Aminopeptidases, Angiotensin I, Angiotensin II, Angiotensin III, Angiotensins, Anilides, Animals, Cells, Cultured, Collagen, DNA, Fibroblasts, Gels, Hydrolysis, Leucine, Male, Myocardium, Nitro Compounds, Rats, Rats, Wistar, Thymidine, Science & Technology, Life Sciences & Biomedicine, Peripheral Vascular Disease, Cardiovascular System & Cardiology, collagen, cardiac fibroblasts, contraction, aminopeptidase inhibition, VASOACTIVE PEPTIDES, CONVERTING ENZYME, AMINOPEPTIDASE-M, METABOLISM, INHIBITION, BRADYKININ, RECEPTORS, PULMONARY, MYOCYTES, MATRIX, 0606 Physiology, 1103 Clinical Sciences, Cardiovascular System & Hematology, 3201 Cardiovascular medicine and haematology

Abstract:

OBJECTIVE: The purpose of this investigation was to determine whether the aminopeptidase inhibitor with broad specificity, bestatin, affects angiotensin I (Ang I)-, angiotensin II (Ang II)- or angiotensin III (Ang III)-stimulated collagen gel contraction in cardiac fibroblasts. DESIGN AND METHODS: Cardiac fibroblasts (from normal male adult rats) were cultured to confluency in Dulbeccos modified Eagles medium (DMEM) with 10% foetal bovine serum (FBS). These fibroblasts (100,000 cells) were then further incubated in a floating collagen gel lattice with the test products Ang I (1 micromol/L), Ang II (100 nmol/L), Ang III (100 nmol/L) and bestatin (100 micromol/L) for three days in DMEM without FBS. The area of the collagen gels embedded with cardiac fibroblasts was determined by a densitometric analysis.

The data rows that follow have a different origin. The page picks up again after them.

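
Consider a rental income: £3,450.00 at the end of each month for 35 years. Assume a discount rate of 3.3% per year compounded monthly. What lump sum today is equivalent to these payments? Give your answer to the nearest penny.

£858,664.39

This is an ordinary annuity: 420 payments of £3,450.00 at the end of each month.
Periodic rate r = 0.033/12 per month; n is counted in months.
PV = PMT × [(1 − (1+r)^−n)/r] = 3,450 × [1 − (1+r)^−420] / r = £858,664.39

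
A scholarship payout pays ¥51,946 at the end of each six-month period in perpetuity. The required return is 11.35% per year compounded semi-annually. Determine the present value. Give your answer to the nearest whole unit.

Periodic rate r = 0.1135/2 per half-year.
Level perpetuity: PV = PMT / r = 51,946 / (0.1135/2) = ¥915,348.

¥915,348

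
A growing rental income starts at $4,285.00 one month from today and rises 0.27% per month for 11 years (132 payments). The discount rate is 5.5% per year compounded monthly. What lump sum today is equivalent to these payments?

Periodic rate r = 0.055/12 per month; n is counted in months.
Growing ordinary annuity: PV = PMT₁ × [1 − ((1+g)/(1+r))^n] / (r − g) = 4,285 × [1 − ((1+0.0027)/(1+r))^132] / (r − 0.0027) = $499,193.51.

$499,193.51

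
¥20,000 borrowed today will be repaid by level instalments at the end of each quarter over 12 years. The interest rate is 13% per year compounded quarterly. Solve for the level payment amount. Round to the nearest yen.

¥828

Level ordinary annuity; solve PV = PMT × [(1 − (1+r)^−n)/r] for PMT.
Periodic rate r = 0.13/4 per quarter; n is counted in quarters.
With n = 48: PMT = 20,000 / ([(1 − (1+r)^−n)/r]) = ¥828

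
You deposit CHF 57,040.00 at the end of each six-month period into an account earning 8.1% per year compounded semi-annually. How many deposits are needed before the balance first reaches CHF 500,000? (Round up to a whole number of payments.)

8 payments

Periodic rate r = 0.081/2 per half-year; n is counted in half-years.
Ordinary annuity FV: 500,000 = 57,040 × [((1+r)^n − 1)/r].
(1+r)^n = 1 + 500,000 × r / 57,040, so n = ln(1 + 500,000·r/57,040) / ln(1+r) = 7.65.
Round up to a whole number of payments: n = 8.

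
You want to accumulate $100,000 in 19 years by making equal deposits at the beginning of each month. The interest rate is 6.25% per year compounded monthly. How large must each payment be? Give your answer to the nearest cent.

Level annuity due; solve FV = PMT × [((1+r)^n − 1)/r] × (1+r) for PMT.
Periodic rate r = 0.0625/12 per month; n is counted in months.
With n = 228: PMT = 100,000 / ([((1+r)^n − 1)/r] × (1+r)) = $228.38

$228.38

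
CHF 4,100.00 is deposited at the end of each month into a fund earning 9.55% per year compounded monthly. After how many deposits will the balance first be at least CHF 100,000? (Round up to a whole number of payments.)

Periodic rate r = 0.0955/12 per month; n is counted in months.
Ordinary annuity FV: 100,000 = 4,100 × [((1+r)^n − 1)/r].
(1+r)^n = 1 + 100,000 × r / 4,100, so n = ln(1 + 100,000·r/4,100) / ln(1+r) = 22.38.
Round up to a whole number of payments: n = 23.

23 payments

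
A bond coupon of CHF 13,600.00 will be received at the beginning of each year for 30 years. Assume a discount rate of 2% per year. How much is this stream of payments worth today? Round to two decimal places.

This is an annuity due: 30 payments of CHF 13,600.00 at the beginning of each year.
Periodic rate r = 0.02 per year.
PV = PMT × [(1 − (1+r)^−n)/r] × (1+r) = 13,600 × [1 − (1+r)^−30] / r × (1+r) = CHF 310,683.63

CHF 310,683.63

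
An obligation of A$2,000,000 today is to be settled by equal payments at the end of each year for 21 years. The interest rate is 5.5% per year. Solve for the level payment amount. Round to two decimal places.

Level ordinary annuity; solve PV = PMT × [(1 − (1+r)^−n)/r] for PMT.
Periodic rate r = 0.055 per year.
With n = 21: PMT = 2,000,000 / ([(1 − (1+r)^−n)/r]) = A$162,929.55

A$162,929.55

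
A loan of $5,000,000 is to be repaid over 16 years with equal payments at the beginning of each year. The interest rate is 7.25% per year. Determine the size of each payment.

$501,714.68

Level annuity due; solve PV = PMT × [(1 − (1+r)^−n)/r] × (1+r) for PMT.
Periodic rate r = 0.0725 per year.
With n = 16: PMT = 5,000,000 / ([(1 − (1+r)^−n)/r] × (1+r)) = $501,714.68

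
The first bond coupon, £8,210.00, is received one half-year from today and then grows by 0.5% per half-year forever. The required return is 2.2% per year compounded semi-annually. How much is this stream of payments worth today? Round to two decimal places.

£1,368,333.33

Periodic rate r = 0.022/2 per half-year.
Growing perpetuity (Gordon): PV = PMT₁ / (r − g) = 8,210 / (r − 0.005) = £1,368,333.33.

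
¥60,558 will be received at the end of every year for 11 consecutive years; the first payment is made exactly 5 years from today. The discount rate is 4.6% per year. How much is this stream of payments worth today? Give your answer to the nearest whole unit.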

Aminopeptidase activity was estimated by spectrophotometric determination of the liberation of p-nitroaniline from alanine- or arginine-p-nitroanilide. RESULTS: Ang I, II and III stimulated (p<0.05) collagen gel contraction by 30.4+/-4.8 (SEM)%, 27.1+/-3.1% and 15.4+/-3.6% respectively. Ang I- and II-induced stimulation of collagen gel contraction was of the same order but more pronounced (p<0.05) than Ang III- stimulated collagen gel contraction. The Ang I-, II- and III-stimulated collagen contraction was reduced by bestatin. Bestatin, however, did not affect basal collagen gel contraction in cardiac fibroblasts. Bestatin dose-dependently inhibited the hydrolysis of arginine- and alanine-p-nitroanilide in cardiac fibroblasts. When a neutralising antibody to transforming growth factor TGF-b1 was added to the collagen gel simultaneously with the angiotensins, the stimulated collagen contraction was not affected. Beta-aminoproprionitrile, an inhibitor of lysyl oxidase, completely abolished basal as well as Ang I-, II- and III-stimulated collagen contraction in cardiac fibroblasts. RESULTS: Our data suggest that aminopeptidases are involved in the Ang I-, II- and III-induced stimulation of collagen contraction in cardiac fibroblasts.